Look after those big ideas and grow them

Last Wednesday I attended the £5 app meet at the Werks. I was drawn by the idea that great on line applications and businesses can be built with resistance and passion and not necessarily millions of pounds.  The main showcase for the evening was a new interactive text based adventure from the Guardian presented by Aleks Krotoski and Barry Tucker called “SpaceShip”.

SpaceShip was mostly a labour of love which then strengthened the creators’ connection to the online gaming community of the Guardian. I’m fascinated by the idea of building successful businesses out of ideas which can be developed using not a huge amount of time and resource but a lot of passion and drive.
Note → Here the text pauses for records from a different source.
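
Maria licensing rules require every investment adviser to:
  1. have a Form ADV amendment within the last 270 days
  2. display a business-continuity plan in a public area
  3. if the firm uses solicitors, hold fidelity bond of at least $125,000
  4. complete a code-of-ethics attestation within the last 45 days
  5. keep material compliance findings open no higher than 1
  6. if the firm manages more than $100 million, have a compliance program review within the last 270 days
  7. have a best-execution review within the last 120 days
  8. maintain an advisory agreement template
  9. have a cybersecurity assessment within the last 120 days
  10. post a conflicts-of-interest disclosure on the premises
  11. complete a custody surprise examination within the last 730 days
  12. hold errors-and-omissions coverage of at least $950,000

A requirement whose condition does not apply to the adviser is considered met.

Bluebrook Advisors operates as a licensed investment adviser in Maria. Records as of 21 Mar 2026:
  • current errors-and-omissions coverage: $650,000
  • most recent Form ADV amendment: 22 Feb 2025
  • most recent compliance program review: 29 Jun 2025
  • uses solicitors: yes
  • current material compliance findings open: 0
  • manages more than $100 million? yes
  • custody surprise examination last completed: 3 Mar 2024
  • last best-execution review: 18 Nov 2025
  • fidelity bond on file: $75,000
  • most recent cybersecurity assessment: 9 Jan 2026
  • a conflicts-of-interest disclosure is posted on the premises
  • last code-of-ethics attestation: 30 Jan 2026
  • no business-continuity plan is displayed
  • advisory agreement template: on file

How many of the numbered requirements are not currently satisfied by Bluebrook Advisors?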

Why is it that some small starts grow exponentially whereas some big ideas have difficulty sustaining the first few hurdles?

This is very much on my mind as I branch out onto my own. What makes some people want to start a business that will keep ticking over for years to come and those who are looking to grow, expand quickly and lunge for the big sell?

Is it just a case of persistence beating resistance? Or are some people much more skilled at seeking the right opportunity at the right time?

I suppose I am happier to believe that it is mostly blood sweat and tears, but if it requires some other x-factor that you may or may not have, or flukey timing then it’s much more scary to believe the business you have nurtured and are passionate about, regardless of how hard you work on it might never even work.

Is that what stops a lot of people working for themselves?